Barack Obama seeks compromise with Republican senators

This article is more than 11 years old
President insists offer of welfare benefit concessions is genuine and not an attempt to portray opponents as obstructionist

Barack Obama received a warmer and more positive reception when he addressed a private meeting of Senate Republicans at Congress on Thursday than at his encounter the previous day with their House colleagues.

His 90-minute meeting with the Senate Republicans, at which he received several ovation, followed later in the afternoon with one with House Democrats, brought to an end a three-day charm offensive on Capitol Hill. After two years of criticism that he has been aloof and failed to engage with members of Congress, he addressed Senate Democrats on Tuesday and House Republicans on Wednesday.

Republican senators, during a question-and-answer session at a lunch hosted by them, appeared more receptive to working to find common ground to resolve the budget standoff than their Republican counterparts in the House.

Obama was greeted by silence when he turned up for the Wednesday meeting with House Republicans, who have a strong core of Tea Party-backed members strongly resistant to doing deals that would involve increased federal spending or tax rises.

Obama assured Republican senators that the overtures he was making to them on Capitol Hill this week were not born out of political cynicism. He told them the visit was not part of a longer-term plan for the 2014 midterm election by portraying himself as seeking compromise while presenting the Republicans as obstructionist.

Instead, he insisted he was genuinely seeking a budget deal. He told them he was prepared to stand up to his own party and make concessions on welfare benefits, which Republicans want cut, but needed them to stand up to their party grassroots by agreeing to tax increases. Only a combination of the two could resolve the budget crisis.

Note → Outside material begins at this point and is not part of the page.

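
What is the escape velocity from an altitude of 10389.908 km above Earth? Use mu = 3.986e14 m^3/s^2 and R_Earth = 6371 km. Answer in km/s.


r = 6371.0 + 10389.908 = 16760.9080 km = 1.6760908e+07 m
v_esc = sqrt(2*mu/r) = sqrt(2*3.986e14 / 1.6760908e+07)
v_esc = 6896.5974 m/s = 6.8966 km/s

6.8966 km/s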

At the end of the two meetings on Thursday, he summed up his last three days.

"I think we've had good conversations. But ultimately it's a matter of the House and Senate, both caucuses, getting together and being willing to compromise. We'll see what we can do," Obama said.

Republican senator Pat Roberts told the Washington Post: "I think this is more substantive than I anticipated. Three years previously, in a more heated meeting over Obama's healthcare reform, Roberts left the meeting and told reporters Obama needed to "take a Valium".

The Senate Republican leader, Mitch McConnell, told reporters that while immigration and other issues were discussed, it was dominated by budgetary matters. "We had a candid exchange," he said.

Republican senator Jeff Flake told Bloomberg News that Obama vowed to battle Democrats on entitlement reform but in return wanted them to stand up to activists opposed to any tax rises, such as Grover Norquist, president of Americans for Tax Reform.

"He challenged us to do the same thing in terms of our base on the revenue side," said Flake. "He mentioned there's some theories out there that he's trying to lure everyone into a trap as a way to take back the House. He assured us that he's simply trying to get a budget deal done."